Chacun a son histoire, chaque vie est un livre.
On serait son propre personnage, on s’écrirait au fur et à mesure.
On ferait parfois des ratures.
Chaque vie est un livre avec plus ou moins d’amour, plus ou moins d’aventures, d’intrigues, de mystères – dans tous les cas la présence des deux côtés de la force. Tous les livres semblent finir de la même façon, avec plus ou moins de bonheur. Il y en a qui sont forts pour les décors, d’autres pour les rebondissements, celui de Weber ne manque ni des uns ni des autres.
Il me le raconte par bribes, comme dans les contes des mille et une nuits, je commence à connaître ses paysages.
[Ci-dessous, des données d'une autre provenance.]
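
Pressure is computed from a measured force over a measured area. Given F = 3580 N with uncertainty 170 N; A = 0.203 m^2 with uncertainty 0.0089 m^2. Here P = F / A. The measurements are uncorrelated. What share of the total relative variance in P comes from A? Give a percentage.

46.0%

(δP/P)² = (1·δF/F)² + (-1·δA/A)²
  F term: (1×0.0475)² = 0.00225
  A term: (-1×0.0438)² = 0.00192
Total = 0.00418. Share from A = 0.00192/0.00418 = 0.460.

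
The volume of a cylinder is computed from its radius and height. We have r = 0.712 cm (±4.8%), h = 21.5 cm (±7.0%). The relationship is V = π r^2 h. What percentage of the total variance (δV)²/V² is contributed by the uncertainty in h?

34.7%

(δV/V)² = (2·δr/r)² + (1·δh/h)²
  r term: (2×0.0480)² = 0.00922
  h term: (1×0.0700)² = 0.00490
Total = 0.0141. Share from h = 0.00490/0.0141 = 0.347.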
Je le vois petit garçon, avec ses yeux déjà pleins de malice, dans des odeurs de menthe et de coriandre.
A douze ans, en 24h, il a quitté son école, ses amis, sa maison, sa ville, son pays, son continent, son climat. Il a bien pris les choses parce qu’il est de ce tempérament, mais c’est difficile d’imaginer ce qu’il a vécu si gamin. Sans parler des épreuves qui ont suivi. Il n’y a pas que la mer entre lui et son enfance. En tout cas il ne peut pas prendre la voiture et aller voir son école primaire.
Il trouve si merveilleux de pouvoir le faire que nous le faisons.
Allez, mon petit bonhomme, traversons la France que je te montre la maison où j’ai grandi, et mon école qui est devenue la mairie du village.
Beaucoup de choses peuvent changer en une vingtaine d’années, mais allons voir.
Pas de la même façon parce que par choix, mais je suis aussi déracinée, c’est tout de même un voyage de changer de région, surtout dans ce pays si varié. Je ne connaissais pas le soleil, ce bleu intense, le temps à la bonne mesure, ni le goût de l’huile d’olive, pas plus celui des melons mûrs. Je ne savais même pas ce qu’était la lavande.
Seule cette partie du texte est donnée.